REAP is a tax credit program originally designed to help attract employees outside of Manhattan’s business core. In his Gotham Gazette op-ed, Stringer says Amazon stands to receive some $900 million in tax credits from the program. By comparison, last year 205 firms shared $32 million in tax credits under the program; but because there’s no cap on REAP, Amazon can accrue $75 million in tax credits from the program in a single year.
The program as it stands also does not require its recipients to meet performance goals, so if Amazon does not deliver on its promise to hire 25,000 employees at an average pay rate of $150,000—and instead hires 25 employees at an average pay rate of $30,000, for example—it can still receive the tax credit.
In the op-ed predating the EDC request, Stringer called for a reevaluation of the program, considering that “our economy is already doing the work of REAP. Indeed, from 2007 to 2017, 83 percent of new jobs in New York City were outside of Manhattan, raising the question of whether the REAP program is needed in a city where businesses are already spreading across the five boroughs on their own.”

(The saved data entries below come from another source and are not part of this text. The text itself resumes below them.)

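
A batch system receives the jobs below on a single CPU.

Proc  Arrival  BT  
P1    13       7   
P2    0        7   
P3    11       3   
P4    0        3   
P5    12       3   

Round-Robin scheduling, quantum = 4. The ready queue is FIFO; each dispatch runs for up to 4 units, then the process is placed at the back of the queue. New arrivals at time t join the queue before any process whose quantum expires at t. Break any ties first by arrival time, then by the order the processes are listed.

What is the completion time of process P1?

Schedule: | P2 0-4 | P4 4-7 | P2 7-10 | idle 10-11 | P3 11-14 | P5 14-17 | P1 17-24 |
Completion: P1=24  P2=10  P3=14  P4=7  P5=17
Turnaround (C−A): P1=11  P2=10  P3=3  P4=7  P5=5

24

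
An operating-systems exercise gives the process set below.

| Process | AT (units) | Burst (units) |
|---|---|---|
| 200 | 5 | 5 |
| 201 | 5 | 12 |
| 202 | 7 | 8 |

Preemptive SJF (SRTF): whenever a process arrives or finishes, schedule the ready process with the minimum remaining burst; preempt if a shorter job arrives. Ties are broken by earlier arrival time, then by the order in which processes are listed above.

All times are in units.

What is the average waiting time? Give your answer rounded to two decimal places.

Gantt: | idle 0-5 | 200 5-10 | 202 10-18 | 201 18-30 |
Completion: 200=10  201=30  202=18
Waiting times: 200=0, 201=13, 202=3
Average waiting = (0+13+3) / 3 = 16/3 = 5.33

5.33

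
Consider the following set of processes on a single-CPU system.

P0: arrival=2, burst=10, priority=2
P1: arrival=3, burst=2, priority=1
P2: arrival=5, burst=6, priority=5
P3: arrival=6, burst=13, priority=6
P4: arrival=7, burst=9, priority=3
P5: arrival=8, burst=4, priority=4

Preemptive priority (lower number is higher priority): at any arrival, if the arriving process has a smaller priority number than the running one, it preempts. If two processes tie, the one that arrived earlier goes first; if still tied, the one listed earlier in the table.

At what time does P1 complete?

Schedule: | idle 0-2 | P0 2-3 | P1 3-5 | P0 5-14 | P4 14-23 | P5 23-27 | P2 27-33 | P3 33-46 |
Completion: P0=14  P1=5  P2=33  P3=46  P4=23  P5=27
Turnaround (C−A): P0=12  P1=2  P2=28  P3=40  P4=16  P5=19

5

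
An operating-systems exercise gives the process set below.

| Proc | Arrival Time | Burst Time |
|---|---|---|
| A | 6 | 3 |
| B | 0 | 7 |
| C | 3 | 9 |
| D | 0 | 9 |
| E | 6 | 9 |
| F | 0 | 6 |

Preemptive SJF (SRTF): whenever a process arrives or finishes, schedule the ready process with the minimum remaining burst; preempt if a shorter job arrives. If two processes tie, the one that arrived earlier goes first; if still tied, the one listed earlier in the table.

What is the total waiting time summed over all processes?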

ICAP is a tax credit that offers incentives to companies that renovate or build outside of Manhattan to spur economic development. Amazon stands to gain $400 million in property tax abatements from this program, Stringer says.
When an ICAP tax break exceeds $1.5 million, it requires the receiving group to seek at least three bids for construction from city-certified minority- and women-businesses enterprises (MWBE). Because Amazon’s tax break could be nearly 267 times that minimum threshold, Stringer has inquired whether Amazon will be seeking more than three MWBE bids for the project.
Stringer has also requested of the Economic Development Corporation information on its agreement to lease Amazon public buildings, including buildings used by the departments of transportation and education.
The comptroller has requested that the EDC return the information by January 11.